Created By : Jatin Gogia
Reviewed By : Rajasekhar Valipishetty
Last Updated : Apr 06, 2023
HCF Calculator using the Euclid Division Algorithm helps you to find the Highest common factor (HCF) easily for 774, 425, 491 i.e. 1 the largest integer that leaves a remainder zero for all numbers.
HCF of 774, 425, 491 is 1 the largest number which exactly divides all the numbers i.e. where the remainder is zero. Let us get into the working of this example.

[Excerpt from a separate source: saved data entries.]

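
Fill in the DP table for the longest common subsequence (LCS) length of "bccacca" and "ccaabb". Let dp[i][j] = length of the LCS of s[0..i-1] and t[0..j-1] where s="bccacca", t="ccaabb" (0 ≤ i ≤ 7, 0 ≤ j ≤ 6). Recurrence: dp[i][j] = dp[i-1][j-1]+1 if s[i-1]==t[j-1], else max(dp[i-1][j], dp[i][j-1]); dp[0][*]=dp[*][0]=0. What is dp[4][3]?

3

   ''  c  c  a  a  b  b
''  0  0  0  0  0  0  0
 b  0  0  0  0  0  1  1
 c  0  1  1  1  1  1  1
 c  0  1  2  2  2  2  2
 a  0  1  2  3  3  3  3
 c  0  1  2  3  3  3  3
 c  0  1  2  3  3  3  3
 a  0  1  2  3  4  4  4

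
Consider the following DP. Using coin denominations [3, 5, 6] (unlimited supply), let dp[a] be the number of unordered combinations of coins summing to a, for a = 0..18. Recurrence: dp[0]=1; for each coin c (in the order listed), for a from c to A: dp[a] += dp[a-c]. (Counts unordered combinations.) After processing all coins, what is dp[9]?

2

after  coin     0     1     2     3     4     5     6     7     8     9    10    11    12    13    14    15    16    17    18
          3     1     0     0     1     0     0     1     0     0     1     0     0     1     0     0     1     0     0     1
          5     1     0     0     1     0     1     1     0     1     1     1     1     1     1     1     2     1     1     2
          6     1     0     0     1     0     1     2     0     1     2     1     2     3     1     2     4     2     3     5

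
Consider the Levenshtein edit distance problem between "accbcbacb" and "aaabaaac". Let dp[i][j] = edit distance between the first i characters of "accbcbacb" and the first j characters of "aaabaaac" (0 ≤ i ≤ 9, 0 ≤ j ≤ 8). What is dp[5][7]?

   ''  a  a  a  b  a  a  a  c
''  0  1  2  3  4  5  6  7  8
 a  1  0  1  2  3  4  5  6  7
 c  2  1  1  2  3  4  5  6  6
 c  3  2  2  2  3  4  5  6  6
 b  4  3  3  3  2  3  4  5  6
 c  5  4  4  4  3  3  4  5  5
 b  6  5  5  5  4  4  4  5  6
 a  7  6  5  5  5  4  4  4  5
 c  8  7  6  6  6  5  5  5  4
 b  9  8  7  7  6  6  6  6  5

5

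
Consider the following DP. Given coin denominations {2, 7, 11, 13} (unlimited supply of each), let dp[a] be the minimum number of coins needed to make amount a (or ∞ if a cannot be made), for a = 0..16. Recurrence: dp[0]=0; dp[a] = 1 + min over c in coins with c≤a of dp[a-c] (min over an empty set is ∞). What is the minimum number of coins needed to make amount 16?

 a  0  1  2  3  4  5  6  7  8  9 10 11 12 13 14 15 16
dp  0  -  1  -  2  -  3  1  4  2  5  1  6  1  2  2  3
(- denotes ∞ / unreachable)

3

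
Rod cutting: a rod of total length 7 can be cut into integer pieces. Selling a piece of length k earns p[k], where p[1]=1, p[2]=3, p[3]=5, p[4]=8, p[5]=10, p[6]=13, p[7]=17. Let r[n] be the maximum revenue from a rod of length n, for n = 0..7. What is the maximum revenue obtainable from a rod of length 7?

17

   n    0    1    2    3    4    5    6    7
r[n]    0    1    3    5    8   10   13   17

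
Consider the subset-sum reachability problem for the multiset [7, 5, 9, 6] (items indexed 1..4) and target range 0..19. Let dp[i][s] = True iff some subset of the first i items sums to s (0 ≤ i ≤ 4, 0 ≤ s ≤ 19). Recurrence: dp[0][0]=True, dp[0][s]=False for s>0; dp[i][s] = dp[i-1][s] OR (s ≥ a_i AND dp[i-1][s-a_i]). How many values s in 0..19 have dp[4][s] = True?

12

i\s   0   1   2   3   4   5   6   7   8   9  10  11  12  13  14  15  16  17  18  19
  0   T   F   F   F   F   F   F   F   F   F   F   F   F   F   F   F   F   F   F   F
  1   T   F   F   F   F   F   F   T   F   F   F   F   F   F   F   F   F   F   F   F
  2   T   F   F   F   F   T   F   T   F   F   F   F   T   F   F   F   F   F   F   F
  3   T   F   F   F   F   T   F   T   F   T   F   F   T   F   T   F   T   F   F   F
  4   T   F   F   F   F   T   T   T   F   T   F   T   T   T   T   T   T   F   T   F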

Consider we have numbers 774, 425, 491 and we need to find the HCF of these numbers. To do so, we need to choose the largest integer first and then as per Euclid's Division Lemma a = bq + r where 0 ≤ r ≤ b
Highest common factor (HCF) of 774, 425, 491 is 1.
HCF(774, 425, 491) = 1
Highest common factor or Highest common divisor (hcd) can be calculated by Euclid's algotithm.
Highest common factor (HCF) of 774, 425, 491 is 1.
Step 1: Since 774 > 425, we apply the division lemma to 774 and 425, to get
774 = 425 x 1 + 349
Step 2: Since the reminder 425 ≠ 0, we apply division lemma to 349 and 425, to get
425 = 349 x 1 + 76
Step 3: We consider the new divisor 349 and the new remainder 76, and apply the division lemma to get
349 = 76 x 4 + 45
We consider the new divisor 76 and the new remainder 45,and apply the division lemma to get
76 = 45 x 1 + 31
We consider the new divisor 45 and the new remainder 31,and apply the division lemma to get
45 = 31 x 1 + 14
We consider the new divisor 31 and the new remainder 14,and apply the division lemma to get
31 = 14 x 2 + 3
We consider the new divisor 14 and the new remainder 3,and apply the division lemma to get
14 = 3 x 4 + 2
We consider the new divisor 3 and the new remainder 2,and apply the division lemma to get
3 = 2 x 1 + 1
We consider the new divisor 2 and the new remainder 1,and apply the division lemma to get
2 = 1 x 2 + 0
The remainder has now become zero, so our procedure stops. Since the divisor at this stage is 1, the HCF of 774 and 425 is 1
Notice that 1 = HCF(2,1) = HCF(3,2) = HCF(14,3) = HCF(31,14) = HCF(45,31) = HCF(76,45) = HCF(349,76) = HCF(425,349) = HCF(774,425) .
We can take hcf of as 1st numbers and next number as another number to apply in Euclidean lemma
Step 1: Since 491 > 1, we apply the division lemma to 491 and 1, to get
491 = 1 x 491 + 0
The remainder has now become zero, so our procedure stops. Since the divisor at this stage is 1, the HCF of 1 and 491 is 1
Notice that 1 = HCF(491,1) .
Here are some samples of HCF using Euclid's Algorithm calculations.
1. What is the Euclid division algorithm?
Answer: Euclid's Division Algorithm is a technique to compute the Highest Common Factor (HCF) of given positive integers.
2. what is the HCF of 774, 425, 491?
Answer: HCF of 774, 425, 491 is 1 the largest number that divides all the numbers leaving a remainder zero.
3. How to find HCF of 774, 425, 491 using Euclid's Algorithm?
Answer: For arbitrary numbers 774, 425, 491 apply Euclid’s Division Lemma in succession until you obtain a remainder zero. HCF is the remainder in the last but one step.